Autant de choses qui font dire au prêcheur Oustaz Assane Diouf qu’un non-initié peut croire que l’influence des religieux avait diminué, ces dernières années. ‘’Mais il faut d’abord comprendre comment ils agissent, explique l’homme de médias au sein du groupe Walf. Dans beaucoup de situations, leur intervention n’est pas médiatisée, de sorte à ce que tout le monde soit au courant. La majeure partie de leurs recommandations se fait dans le secret de leurs relations avec les autorités concernées, lorsque le pays vit des situations tendues’’. 
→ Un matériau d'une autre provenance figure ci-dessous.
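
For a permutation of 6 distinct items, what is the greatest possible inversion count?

A reversed (strictly descending) arrangement makes every pair an inversion, giving C(6, 2) inversions.
C(6, 2) = 6·5/2 = 15

15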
L’on se rappelle qu’avant la survenue de cette crise de mars 2021, des membres de l’opposition et de la société ont pourtant alerté sur les dangers autour de la situation explosive qu’a engendrée l’affaire Adji Sarr/Ousmane Sonko. Sans en tenir compte, la machine judiciaire s’est enclenchée et a emballé l’appareil politico-législatif ayant abouti à la levée de l’immunité parlementaire du député du Pastef. Mais les religieux ont réussi là où des acteurs de la société civile ont éprouvé plus de difficultés.

Pour consolider ces acquis, le prêcheur invite les chefs religieux à plus s’impliquer dans le débat public. Selon lui, ‘’le peuple devrait avoir des messages de leurs guides spirituels sur lesquels fonder leurs certitudes. Car cela peut être plus efficace, dans leurs luttes sociales, que l’apport de syndicats ou d’activistes’’. Une piste pour aller en ce sens, conseille-t-il, est une meilleure organisation qui mettrait en place un Conseil supérieur islamique crédible qui porterait la voix officielle des chefs religieux. Cela permettra, ajoute-t-il, de donner leur position sur les débats sociaux et sociétaux, de sorte que le peuple puisse prendre en compte leurs recommandations.  

Un Conseil supérieur islamique

Si la politique ambitionne d’organiser des droits et devoirs des citoyens, pour mieux vivre en communauté, Imam Assane Diouf estime que les religieux doivent être au cœur de ces entreprises. Alors que le pays a failli basculer du mauvais côté, en l’espace d’une semaine, les chefs religieux ont grandement contribué à confirmer l’exception sénégalaise.

Reste, pour le prêcheur, à consolider cela. Dans ce dessein, estime-t-il, ‘’les tenants du pouvoir temporel doivent renforcer la présence des religieux dans la gestion de la cité. Le marabout ne doit pas simplement servir à formuler des prières. Il a été formé pour apporter de la plus-value à sa société. Limiter son intervention à son apport spirituel revient à réduire de moitié son rôle dans le développement social’’.

Un moyen efficace pour réduire les dérives dénoncées par le Dr Aoua Bocar Ly Tall. Alors que la sociologue insiste sur la nécessité d’avoir un contre-pouvoir religieux pour maintenir les liens sociaux, elle ajoute que la consolidation de cet état de fait est de la responsabilité des chefs religieux. ‘’Aujourd’hui, assure-t-elle, on voit des marabouts se mêler de tout sur les réseaux sociaux et sur les plateaux télévisés. La chute des valeurs et du respect des leaders spirituels ne les épargne pas. Nos grands érudits avaient le mot rare et utile. Thierno Seydou Nourou Tall, Cheikh Ibrahima Niasse, Serigne Fallou Mbacké, Mame Abdou Aziz Dabakh, monseigneur Thiandoum, etc., étaient écoutés et leur parole servait la communauté. Mais je pense qu’un religieux doit avoir l’intelligence de rester dans sa posture’’.

Le rôle primordial dans l’apaisement de tensions nées de l’arrestation de l’opposant Ousmane Sonko a encore démontré la fiabilité du modèle social sénégalais qui, malgré quelques plis, continue à résister aux tensions. Un modèle dont la fragilisation pourrait menacer la stabilité de toute une nation.